Summer sandbox
zooming out, looking at the full canvas
I’ve been traveling lately, including a week in Japan in full tourist mode. It wasn’t what you’d call relaxing (my feet would like to file a complaint about the blisters), but it was a kind of reset. The kind that comes when we step out of our usual surroundings and let our minds loosen their grip a little.
Before the trips, I made a decision: no work. No thinking “I should be writing”, or trying to fit everything in. I just wanted to be present, you know?
That’s not natural for me. I’ve spent most of my adult life following a productivity rhythm that really wasn’t healthy. But we can teach old dogs new tricks 😛 and I am learning.
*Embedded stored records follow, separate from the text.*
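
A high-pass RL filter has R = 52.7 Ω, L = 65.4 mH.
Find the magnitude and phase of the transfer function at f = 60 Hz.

Step 1 — Angular frequency: ω = 2π·60 = 377 rad/s.
Step 2 — Transfer function: H(jω) = jωL/(R + jωL).
Step 3 — Numerator jωL = j·24.66; denominator R + jωL = 52.7 + j24.66.
Step 4 — H = 0.1796 + j0.3838.
Step 5 — Magnitude: |H| = 0.4238 (-7.5 dB); phase: φ = 64.9°.

|H| = 0.4238 (-7.5 dB), φ = 64.9°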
And every time I take a proper break — like a real one, not just “working from somewhere scenic” — I notice something: it's not just the rest that restores me. Usually, it’s perspective. Space. The chance to zoom out and look at the full canvas instead of the two inches in front of my nose. Space for new ideas to drop in. Space to see what’s shifting.
And somewhere between the third and fourth Shinto shrine, I felt it. Something is shifting.
It’s still foggy and I don’t yet have all the words to describe it — even to myself. But I can feel the pull. And the good thing is that all the gray hairs have taught me to be comfortable with ambiguity. So I’m just going to go along with it for now and see where it leads me.
This summer, I’ve decided I’m staying in the sandbox. Letting the ideas lead. Following the thread. Not going to force-define anything. There’s something new coming. But for now, I’m just going to enjoy the early hum of it.
✴️ How are you planning to spend your summer?
💭 not Socrates, but close enough
“We're all pretty bizarre. Some of us are just better at hiding it, that's all.” — Andrew Clark, The Breakfast Club
➢ I’m thinking it’s time to stop hiding it.
💬 last word
In the Meiji Jingu Shinto Shrine, there’s this camphor tree in front of the main shrine where personal prayers and wishes, written on votive tablets, are offered during Mikesai, their daily morning ceremony.
I went around this massive tree reading hundreds of wishes and aspirations of people from all parts of the world. And you know what? Doesn’t matter where we come from or what language we speak. We all are longing for the same thing.
Everything is fine,
Lou Blaser
(Vice Deputy of Whatever This Is)






So agree with the official, intentional “unplug.” And it helps to be in a place that greets you in the present, disinterested in any past baggage. Very liberating!
Welcome back! So glad you had a chance to gain some perspective in a fascinating place.